Saturday, November 22, 2003

I found Louise Dickinson Rich's book We Took To The Woods at the library while looking for Living the Good Life. For some reason its cover is very familiar to me, although I'm sure I never read it before--perhaps it was one of those that I saw so often at my hometown library that I just assumed I had read it. But I'm very glad I've read it now, as it was a lovely little narrative of life in the Maine woods. It was published in 1942, but it is available through A Common Reader, and I enjoyed it more than any of my recent reads.
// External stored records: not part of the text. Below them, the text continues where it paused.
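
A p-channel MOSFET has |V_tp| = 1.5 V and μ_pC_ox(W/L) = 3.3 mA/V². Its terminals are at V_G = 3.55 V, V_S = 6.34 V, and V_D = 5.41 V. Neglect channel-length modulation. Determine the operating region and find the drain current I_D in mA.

Triode; I_D = 2.53 mA

V_SG = V_S − V_G = 6.34 − 3.55 = 2.79 V; V_SD = V_S − V_D = 6.34 − 5.41 = 0.93 V.
V_ov = V_SG − |V_tp| = 2.79 − 1.5 = 1.29 V.
Since V_SD = 0.93 V < V_ov = 1.29 V, the device is in the triode region.
I_D = k_p [V_ov · V_SD − ½ V_SD²] = 3.3 × [1.29 × 0.93 − 0.5 × 0.93²] = 2.53 mA.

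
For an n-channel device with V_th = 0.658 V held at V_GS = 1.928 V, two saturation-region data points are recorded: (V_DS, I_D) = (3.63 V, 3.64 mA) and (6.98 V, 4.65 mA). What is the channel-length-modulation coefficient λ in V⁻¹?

λ = 0.118 V⁻¹

With V_GS fixed, I_D ∝ (1 + λ V_DS) in saturation, so I_D2/I_D1 = (1 + λ V_DS2)/(1 + λ V_DS1).
4.65/3.64 = 1.277 = (1 + 6.98 λ)/(1 + 3.63 λ).
Solving: λ (I_D1 V_DS2 − I_D2 V_DS1) = I_D2 − I_D1, so λ = (4.65 − 3.64) / (3.64 × 6.98 − 4.65 × 3.63) = 1.01 / 8.53 = 0.118 V⁻¹.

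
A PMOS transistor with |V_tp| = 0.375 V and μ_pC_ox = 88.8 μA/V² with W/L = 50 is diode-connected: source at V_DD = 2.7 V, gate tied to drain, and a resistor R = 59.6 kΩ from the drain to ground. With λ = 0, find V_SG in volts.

V_SG = 0.504 V

With gate tied to drain, V_SG = V_SD ≥ V_SG − |V_tp|, so the device is in saturation.
k_p = μ_pC_ox · (W/L) = 4.44 mA/V².
KCL at the drain: ½ k_p (V_SG − |V_tp|)² = (V_DD − V_SG)/R.
Let x = V_SG − 0.375. Then 132 x² + x − 2.325 = 0, giving x = 0.129 V (positive root), so V_SG = 0.504 V.
I_D = (V_DD − V_SG)/R = (2.7 − 0.504) / 59.6 = 0.0368 mA.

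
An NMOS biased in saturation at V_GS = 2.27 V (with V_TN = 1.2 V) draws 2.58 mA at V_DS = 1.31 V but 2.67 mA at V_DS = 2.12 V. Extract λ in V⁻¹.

With V_GS fixed, I_D ∝ (1 + λ V_DS) in saturation, so I_D2/I_D1 = (1 + λ V_DS2)/(1 + λ V_DS1).
2.67/2.58 = 1.035 = (1 + 2.12 λ)/(1 + 1.31 λ).
Solving: λ (I_D1 V_DS2 − I_D2 V_DS1) = I_D2 − I_D1, so λ = (2.67 − 2.58) / (2.58 × 2.12 − 2.67 × 1.31) = 0.09 / 1.97 = 0.0456 V⁻¹.

λ = 0.0456 V⁻¹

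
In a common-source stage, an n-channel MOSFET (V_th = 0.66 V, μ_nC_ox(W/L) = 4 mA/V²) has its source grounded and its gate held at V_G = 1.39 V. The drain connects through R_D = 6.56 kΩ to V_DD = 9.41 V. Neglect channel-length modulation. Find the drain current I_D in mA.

I_D = 1.07 mA

V_GS = V_G = 1.39 V, so V_ov = 1.39 − 0.66 = 0.73 V.
Assume saturation: I_D = ½ k_n V_ov² = 0.5 × 4 × 0.73² = 1.07 mA, giving V_DS = V_DD − I_D R_D = 9.41 − 1.07 × 6.56 = 2.42 V.
V_DS = 2.42 V ≥ V_ov = 0.73 V, confirming saturation.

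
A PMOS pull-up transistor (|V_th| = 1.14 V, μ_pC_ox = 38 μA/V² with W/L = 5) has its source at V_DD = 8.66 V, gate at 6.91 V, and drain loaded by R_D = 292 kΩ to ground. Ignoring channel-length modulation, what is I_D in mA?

V_SG = V_DD − V_G = 8.66 − 6.91 = 1.75 V, so V_ov = 1.75 − 1.14 = 0.61 V.
k_p = μ_pC_ox · (W/L) = 0.19 mA/V².
Assume saturation: I_D = ½ k_p V_ov² = 0.5 × 0.19 × 0.61² = 0.0353 mA, giving V_SD = V_DD − I_D R_D = 8.66 − 0.0353 × 292 = -1.66 V.
But -1.66 V < V_ov = 0.61 V, so the device is actually in triode.
In triode I_D = k_p[V_ov V_SD − ½ V_SD²] and I_D = (V_DD − V_SD)/R_D. Equating: 27.7 V_SD² − 34.84 V_SD + 8.66 = 0, giving V_SD = 0.341 V (the root below V_ov).
I_D = (8.66 − 0.341) / 292 = 0.0285 mA.

I_D = 0.0285 mA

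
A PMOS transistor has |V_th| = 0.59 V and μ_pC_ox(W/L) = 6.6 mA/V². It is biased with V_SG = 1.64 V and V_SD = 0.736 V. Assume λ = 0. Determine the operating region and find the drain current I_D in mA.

Triode; I_D = 3.31 mA

V_ov = V_SG − |V_th| = 1.64 − 0.59 = 1.05 V.
Since V_SD = 0.736 V < V_ov = 1.05 V, the device is in the triode region.
I_D = k_p [V_ov · V_SD − ½ V_SD²] = 6.6 × [1.05 × 0.736 − 0.5 × 0.736²] = 3.31 mA.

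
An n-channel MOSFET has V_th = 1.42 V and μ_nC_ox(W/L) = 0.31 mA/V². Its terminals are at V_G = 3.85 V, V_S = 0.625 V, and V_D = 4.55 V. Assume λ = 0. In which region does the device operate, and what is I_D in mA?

Saturation; I_D = 0.505 mA

V_GS = V_G − V_S = 3.85 − 0.625 = 3.23 V; V_DS = V_D − V_S = 4.55 − 0.625 = 3.92 V.
V_ov = V_GS − V_th = 3.23 − 1.42 = 1.81 V.
Since V_DS = 3.92 V ≥ V_ov = 1.81 V, the device is in saturation.
I_D = ½ k_n V_ov² = 0.5 × 0.31 × 1.81² = 0.505 mA.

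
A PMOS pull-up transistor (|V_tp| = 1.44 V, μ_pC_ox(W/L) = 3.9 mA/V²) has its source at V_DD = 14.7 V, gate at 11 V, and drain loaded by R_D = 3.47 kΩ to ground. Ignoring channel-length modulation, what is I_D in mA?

V_SG = V_DD − V_G = 14.7 − 11 = 3.7 V, so V_ov = 3.7 − 1.44 = 2.26 V.
Assume saturation: I_D = ½ k_p V_ov² = 0.5 × 3.9 × 2.26² = 9.96 mA, giving V_SD = V_DD − I_D R_D = 14.7 − 9.96 × 3.47 = -19.9 V.
But -19.9 V < V_ov = 2.26 V, so the device is actually in triode.
In triode I_D = k_p[V_ov V_SD − ½ V_SD²] and I_D = (V_DD − V_SD)/R_D. Equating: 6.77 V_SD² − 31.58 V_SD + 14.7 = 0, giving V_SD = 0.524 V (the root below V_ov).
I_D = (14.7 − 0.524) / 3.47 = 4.09 mA.

I_D = 4.09 mA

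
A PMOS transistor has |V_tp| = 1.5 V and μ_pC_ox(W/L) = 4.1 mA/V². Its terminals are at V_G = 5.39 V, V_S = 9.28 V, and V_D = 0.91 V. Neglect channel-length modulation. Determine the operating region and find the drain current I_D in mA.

V_SG = V_S − V_G = 9.28 − 5.39 = 3.89 V; V_SD = V_S − V_D = 9.28 − 0.91 = 8.37 V.
V_ov = V_SG − |V_tp| = 3.89 − 1.5 = 2.39 V.
Since V_SD = 8.37 V ≥ V_ov = 2.39 V, the device is in saturation.
I_D = ½ k_p V_ov² = 0.5 × 4.1 × 2.39² = 11.7 mA.

Saturation; I_D = 11.7 mA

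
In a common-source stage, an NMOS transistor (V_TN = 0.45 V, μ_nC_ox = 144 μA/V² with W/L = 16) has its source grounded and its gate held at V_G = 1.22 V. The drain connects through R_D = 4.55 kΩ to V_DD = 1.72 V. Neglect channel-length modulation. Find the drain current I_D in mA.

V_GS = V_G = 1.22 V, so V_ov = 1.22 − 0.45 = 0.77 V.
k_n = μ_nC_ox · (W/L) = 2.304 mA/V².
Assume saturation: I_D = ½ k_n V_ov² = 0.5 × 2.304 × 0.77² = 0.683 mA, giving V_DS = V_DD − I_D R_D = 1.72 − 0.683 × 4.55 = -1.39 V.
But -1.39 V < V_ov = 0.77 V, so the device is actually in triode.
In triode I_D = k_n[V_ov V_DS − ½ V_DS²] and I_D = (V_DD − V_DS)/R_D. Equating: 5.24 V_DS² − 9.072 V_DS + 1.72 = 0, giving V_DS = 0.217 V (the root below V_ov).
I_D = (1.72 − 0.217) / 4.55 = 0.33 mA.

I_D = 0.330 mA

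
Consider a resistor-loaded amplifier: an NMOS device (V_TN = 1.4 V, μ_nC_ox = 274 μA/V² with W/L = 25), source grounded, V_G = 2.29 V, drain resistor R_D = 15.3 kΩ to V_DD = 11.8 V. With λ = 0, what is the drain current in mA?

V_GS = V_G = 2.29 V, so V_ov = 2.29 − 1.4 = 0.89 V.
k_n = μ_nC_ox · (W/L) = 6.85 mA/V².
Assume saturation: I_D = ½ k_n V_ov² = 0.5 × 6.85 × 0.89² = 2.71 mA, giving V_DS = V_DD − I_D R_D = 11.8 − 2.71 × 15.3 = -29.7 V.
But -29.7 V < V_ov = 0.89 V, so the device is actually in triode.
In triode I_D = k_n[V_ov V_DS − ½ V_DS²] and I_D = (V_DD − V_DS)/R_D. Equating: 52.4 V_DS² − 94.28 V_DS + 11.8 = 0, giving V_DS = 0.135 V (the root below V_ov).
I_D = (11.8 − 0.135) / 15.3 = 0.762 mA.

I_D = 0.762 mA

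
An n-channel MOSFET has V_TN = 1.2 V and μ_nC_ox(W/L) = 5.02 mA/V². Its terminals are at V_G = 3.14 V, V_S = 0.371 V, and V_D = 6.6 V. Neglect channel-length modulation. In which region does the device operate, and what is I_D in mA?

Saturation; I_D = 6.18 mA

V_GS = V_G − V_S = 3.14 − 0.371 = 2.77 V; V_DS = V_D − V_S = 6.6 − 0.371 = 6.23 V.
V_ov = V_GS − V_TN = 2.77 − 1.2 = 1.57 V.
Since V_DS = 6.23 V ≥ V_ov = 1.57 V, the device is in saturation.
I_D = ½ k_n V_ov² = 0.5 × 5.02 × 1.57² = 6.18 mA.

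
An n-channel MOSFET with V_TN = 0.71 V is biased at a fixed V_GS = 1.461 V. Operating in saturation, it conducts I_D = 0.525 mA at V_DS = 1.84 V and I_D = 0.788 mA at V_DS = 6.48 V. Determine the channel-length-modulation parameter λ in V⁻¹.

With V_GS fixed, I_D ∝ (1 + λ V_DS) in saturation, so I_D2/I_D1 = (1 + λ V_DS2)/(1 + λ V_DS1).
0.788/0.525 = 1.501 = (1 + 6.48 λ)/(1 + 1.84 λ).
Solving: λ (I_D1 V_DS2 − I_D2 V_DS1) = I_D2 − I_D1, so λ = (0.788 − 0.525) / (0.525 × 6.48 − 0.788 × 1.84) = 0.263 / 1.95 = 0.135 V⁻¹.

λ = 0.135 V⁻¹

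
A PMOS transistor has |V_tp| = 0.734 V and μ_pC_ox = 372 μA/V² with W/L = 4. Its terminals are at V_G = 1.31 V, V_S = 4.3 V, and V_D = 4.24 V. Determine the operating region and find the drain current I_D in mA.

V_SG = V_S − V_G = 4.3 − 1.31 = 2.99 V; V_SD = V_S − V_D = 4.3 − 4.24 = 0.06 V.
k_p = μ_pC_ox · (W/L) = 1.488 mA/V².
V_ov = V_SG − |V_tp| = 2.99 − 0.734 = 2.26 V.
Since V_SD = 0.06 V < V_ov = 2.26 V, the device is in the triode region.
I_D = k_p [V_ov · V_SD − ½ V_SD²] = 1.488 × [2.26 × 0.06 − 0.5 × 0.06²] = 0.199 mA.

Triode; I_D = 0.199 mA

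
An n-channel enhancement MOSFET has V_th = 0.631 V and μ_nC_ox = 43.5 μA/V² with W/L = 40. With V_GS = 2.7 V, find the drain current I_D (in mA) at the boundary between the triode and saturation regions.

At the boundary V_DS = V_ov = V_GS − V_th = 2.7 − 0.631 = 2.07 V.
k_n = μ_nC_ox · (W/L) = 1.74 mA/V².
I_D = ½ k_n V_ov² = 0.5 × 1.74 × 2.07² = 3.72 mA.

I_D = 3.72 mA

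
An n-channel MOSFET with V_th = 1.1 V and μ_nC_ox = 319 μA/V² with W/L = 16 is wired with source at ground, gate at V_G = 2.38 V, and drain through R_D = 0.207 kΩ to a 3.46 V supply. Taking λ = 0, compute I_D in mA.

I_D = 4.18 mA

V_GS = V_G = 2.38 V, so V_ov = 2.38 − 1.1 = 1.28 V.
k_n = μ_nC_ox · (W/L) = 5.104 mA/V².
Assume saturation: I_D = ½ k_n V_ov² = 0.5 × 5.104 × 1.28² = 4.18 mA, giving V_DS = V_DD − I_D R_D = 3.46 − 4.18 × 0.207 = 2.59 V.
V_DS = 2.59 V ≥ V_ov = 1.28 V, confirming saturation.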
It's hard to imagine anyone nowadays living such a secluded life (at one point in the book, Mrs Rich describes her first trip to "the Outside" in over four years!), but it sounds fabulous. The family was not entirely cut off from civilization, although during the in-between seasons of spring and fall, when the ice over the lake between their home and the nearest market was too thin to drive over and too thick to run a boat through, sometimes got very long and boring. But in other seasons there were lumberjacks, hunters, and hikers and campers, as well as a few neighbors, all of whom were perfectly likely to drop in for dinner at a moment's notice.

Each chapter of the book is titled with a question commonly asked of the Riches about their life--How Do You Earn A Living? Don't You Get Bored? etc--and Mrs Rich answers them fully, warmly, and humorously to create a truly enjoyable read.